Amateurs de fantasy française, si je vous dis « Sylvie Miller », il y a fort à parier que vous me répondrez, au choix, « Philippe Ward » ou « Lasser, détective des dieux ». Mais après plusieurs nouvelles et pas moins de quatre tomes écrits à quatre mains des aventures du privé attitré des dieux égyptiens, il va désormais falloir compter sur Sylvie Miller en solo. Et ça commence dès cette rentrée chez Critic avec Satinka, un roman initiatique à la croisée des chemins du western, de la fantasy et de la romance young adult.
« Jenny dreamed of trains », comme le chantait si bien John Denver, mais dans le cas de cette Jenny-là, les rêves sont un peu trop réels. Si ces visions ne sont pas de tout repos pour le personnage principal, elles constituent pour le lecteur la base d’une narration originale, fragmentée entre plusieurs personnages et s’étalant sur près de deux siècles. Malheureusement, les points positifs s’arrêtent là : alors qu’il aurait pu s’agir d’un roman sur l’acceptation de l’autre, la tolérance et la beauté du melting-pot, on a surtout l’impression d’un roman qui ne sait pas sur quel pied danser.
Du western, on retiendra surtout la représentation assez naïve des différentes ethnies, avec notamment les images d’Épinal du camp indien ; la quête initiatique et les origines extraordinaires de Jenny évoquent, au mieux, la high fantasy des années 80, et les poncifs du roman young adult sont exploités à plein (jusqu’à cette étrange fixation de l’héroïne pour le lait consommé directement à la bouteille, une habitude calquée sur… Bella Swann, de la-série-que-vous-savez). Au final, les genres se côtoient sans jamais vraiment parvenir à se mélanger, ce qui va étrangement à l’encontre des idéaux que prône le roman.
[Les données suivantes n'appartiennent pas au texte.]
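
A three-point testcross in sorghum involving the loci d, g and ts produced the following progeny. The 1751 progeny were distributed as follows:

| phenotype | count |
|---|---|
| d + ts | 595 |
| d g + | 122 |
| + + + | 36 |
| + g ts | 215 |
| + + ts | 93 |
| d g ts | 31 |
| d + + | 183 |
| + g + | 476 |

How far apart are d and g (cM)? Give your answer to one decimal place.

The two most frequent reciprocal classes, d + ts and + g +, are the parental types, so the F1 was d + ts / + g +.
The two rarest classes, d g ts and + + +, are the double crossovers. Comparing them with the parentals, only the g allele has switched, so g is the middle locus and the order is d – g – ts.
Crossovers in the d–g interval produce the single-crossover classes + + ts and d g + (93 + 122 = 215) plus the double crossovers (67).
RF(d–g) = (215 + 67) / 1751 = 282/1751 = 0.1611 → 16.1 cM.

16.1 cM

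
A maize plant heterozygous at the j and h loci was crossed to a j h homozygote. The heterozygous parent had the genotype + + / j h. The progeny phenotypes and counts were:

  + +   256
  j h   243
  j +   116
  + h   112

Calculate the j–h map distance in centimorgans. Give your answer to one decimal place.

31.4 centimorgans

The recombinant classes are + h and j +: 112 + 116 = 228.
Recombination frequency = 228/727 = 0.3136 ≈ 31.4%, i.e. 31.4 centimorgans.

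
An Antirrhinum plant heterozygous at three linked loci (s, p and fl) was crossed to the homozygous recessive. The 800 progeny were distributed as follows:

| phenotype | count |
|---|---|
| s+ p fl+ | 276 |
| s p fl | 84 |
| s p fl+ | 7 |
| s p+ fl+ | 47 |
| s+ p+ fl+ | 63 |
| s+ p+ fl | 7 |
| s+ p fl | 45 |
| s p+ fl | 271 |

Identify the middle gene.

The two most frequent reciprocal classes, s p+ fl and s+ p fl+, are the parental types, so the F1 was s p+ fl / s+ p fl+.
The two rarest classes, s+ p+ fl and s p fl+, are the double crossovers. Comparing them with the parentals, only the s allele has switched, so s is the middle locus and the order is p – s – fl.

s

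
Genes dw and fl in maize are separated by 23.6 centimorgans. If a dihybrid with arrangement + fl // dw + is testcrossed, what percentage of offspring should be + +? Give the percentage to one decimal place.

A map distance of 23.6 centimorgans corresponds to a recombination frequency of 0.236.
The F1 is + fl / dw +, so + + is a recombinant gamete class with expected frequency r/2 = 0.236/2 = 0.1180.
That is 0.1180 = 11.8% of the progeny.

11.8%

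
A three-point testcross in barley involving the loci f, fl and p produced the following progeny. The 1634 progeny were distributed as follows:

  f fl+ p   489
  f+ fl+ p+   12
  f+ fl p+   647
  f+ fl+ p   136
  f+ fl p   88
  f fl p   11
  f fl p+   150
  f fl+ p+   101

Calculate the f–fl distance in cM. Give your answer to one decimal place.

18.9 cM

The two most frequent reciprocal classes, f fl+ p and f+ fl p+, are the parental types, so the F1 was f fl+ p / f+ fl p+.
The two rarest classes, f fl p and f+ fl+ p+, are the double crossovers. Comparing them with the parentals, only the fl allele has switched, so fl is the middle locus and the order is p – fl – f.
Crossovers in the fl–f interval produce the single-crossover classes f+ fl+ p and f fl p+ (136 + 150 = 286) plus the double crossovers (23).
RF(fl–f) = (286 + 23) / 1634 = 309/1634 = 0.1891 → 18.9 cM.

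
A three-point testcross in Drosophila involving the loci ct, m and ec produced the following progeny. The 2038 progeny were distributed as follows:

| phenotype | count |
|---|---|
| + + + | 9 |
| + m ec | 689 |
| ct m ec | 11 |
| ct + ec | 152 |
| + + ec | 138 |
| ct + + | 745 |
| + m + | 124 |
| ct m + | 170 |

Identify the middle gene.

The two most frequent reciprocal classes, ct + + and + m ec, are the parental types, so the F1 was ct + + / + m ec.
The two rarest classes, + + + and ct m ec, are the double crossovers. Comparing them with the parentals, only the ct allele has switched, so ct is the middle locus and the order is m – ct – ec.

ct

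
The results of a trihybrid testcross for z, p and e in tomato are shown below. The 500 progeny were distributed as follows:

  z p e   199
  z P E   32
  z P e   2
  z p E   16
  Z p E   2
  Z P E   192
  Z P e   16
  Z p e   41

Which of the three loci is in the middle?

The two most frequent reciprocal classes, z p e and Z P E, are the parental types, so the F1 was z p e / Z P E.
The two rarest classes, z P e and Z p E, are the double crossovers. Comparing them with the parentals, only the p allele has switched, so p is the middle locus and the order is z – p – e.

p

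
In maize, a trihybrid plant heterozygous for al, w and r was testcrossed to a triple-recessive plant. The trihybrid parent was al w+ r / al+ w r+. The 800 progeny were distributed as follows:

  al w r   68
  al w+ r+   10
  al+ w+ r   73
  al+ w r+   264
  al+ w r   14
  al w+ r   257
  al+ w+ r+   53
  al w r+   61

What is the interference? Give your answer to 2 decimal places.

0.16

The two rarest classes, al w+ r+ and al+ w r, are the double crossovers. Comparing them with the parentals, only the r allele has switched, so r is the middle locus and the order is w – r – al.
w–r: (121 + 24)/800 = 0.1812; r–al: (134 + 24)/800 = 0.1975.
Expected DCO frequency = 0.1812 × 0.1975 ≈ 0.03579; observed = 24/800 ≈ 0.03000.
Coefficient of coincidence = 0.03000/0.03579 ≈ 0.84; interference = 1 − 0.84 = 0.16.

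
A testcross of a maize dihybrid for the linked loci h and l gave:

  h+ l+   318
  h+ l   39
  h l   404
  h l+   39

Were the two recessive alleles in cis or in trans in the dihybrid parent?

The two most frequent classes are h+ l+ (318) and h l (404); these are the parental (non-recombinant) types.
So the F1 carried h+ l+ on one chromosome and h l on the other — the recessive alleles are on the same chromosome (cis / coupling).

cis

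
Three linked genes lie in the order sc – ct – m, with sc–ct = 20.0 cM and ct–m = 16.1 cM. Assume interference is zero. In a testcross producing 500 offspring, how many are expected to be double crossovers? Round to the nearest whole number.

Map distances give recombination frequencies of 0.200 and 0.161 for the two intervals.
With no interference, expected double-crossover frequency = 0.200 × 0.161 = 0.03220.
Expected number = 0.03220 × 500 = 16.10 ≈ 16.

16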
Côté écriture, le style manque de naturel et le déroulé du scénario paraît très artificiel. L’auteur s’attache parfois à des détails surprenants (notamment la précision millimétrique des déplacements des personnages, que l’on pourrait aisément lire avec la voix de la dame du GPS) et les pouvoirs de Jenny évoluent sans grande logique, en fonction des besoins du scénario. Ajoutez à cela des personnages souvent caractérisés uniquement par leur ethnie, et vous obtenez un mélange trop hétérogène, dont la sauce ne prend pas.
L’enthousiasme de Sylvie Miller pour ce petit coin de Californie et son attachement évident à son héroïne ne suffisent malheureusement pas à gommer les défauts de ce premier roman en solo. Il ne reste plus qu’à espérer que la suite annoncée redresse un peu la barre pour que Jenny nous fasse rêver, nous aussi.